Minha relação com a música, aliás, sempre foi interessante: consumidor contumaz dos CDs da extinta loja “Tarkus”, da Praia do Canto, numa época em que nem se pensava em pirataria, resolvi arriscar. Como disse, comecei com a guitarra, mas logo vi que as cordas não eram muito comigo; então, migrei para o teclado. Fui até razoavelmente bem, mas, logo percebi que tocar não era muito a minha praia. Resolvi, então, fazer canto, com a minha eterna mestra Elaine Rowena e soltar uns agudos à la Bruce Dickinson. Como me divertia! Foi nessa época a primeira banda, que trocava de nome toda a semana: Metropolis, Metropolitan, Vektor, até parar em Silver Spirit. Com esta última denominação, lançamos nosso risível primeiro e único CD demo. Mal sabíamos tocar e já começamos “compondo”. Tenho-o até hoje. Nem consigo ouvir minha voz! Será que isso é bom ou ruim?
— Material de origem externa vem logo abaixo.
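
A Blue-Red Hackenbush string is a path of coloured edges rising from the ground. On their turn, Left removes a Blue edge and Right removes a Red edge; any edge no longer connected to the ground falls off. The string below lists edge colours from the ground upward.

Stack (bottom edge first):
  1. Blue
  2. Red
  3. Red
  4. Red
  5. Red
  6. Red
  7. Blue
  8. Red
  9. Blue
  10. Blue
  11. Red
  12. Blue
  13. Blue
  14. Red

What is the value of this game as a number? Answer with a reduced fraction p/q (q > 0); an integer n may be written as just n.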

Ainda tenho guardado o LBT-A20. As duas fotos também continuam comigo, mas a do escritor, agora, está em cima e a do “roqueiro”, embaixo. Isso não significa que não goste mais de rock, mas, minha relação com ele se resume a ouvi-lo no carro, indo para o trabalho. Confesso que meu dial anda dividido entre notícias e até outros ritmos, como a música pop e um pouco de rap e hip-hop. Já me peguei ouvindo Shakira e Beyoncé. Lady Gaga, jamais! Acho, no entanto, que isso marca algo tradicional ao estilo: as “antigas” gerações vão cedendo espaço para as novas e o amor ao ritmo vai passando de pai para filho, de irmão para irmão. Foi assim comigo. É por isso que sou completamente contra essa discussão sobre o fim do rock’n’roll. Enquanto houver um garoto idealista, como fui eu, o estilo continuará vivo. Rock não precisa de propaganda – ele mesmo se propagandeia. Por isso, neste 13 de julho, eu e toda a nação roqueira gritamos bem alto: long life to the rock’n’roll!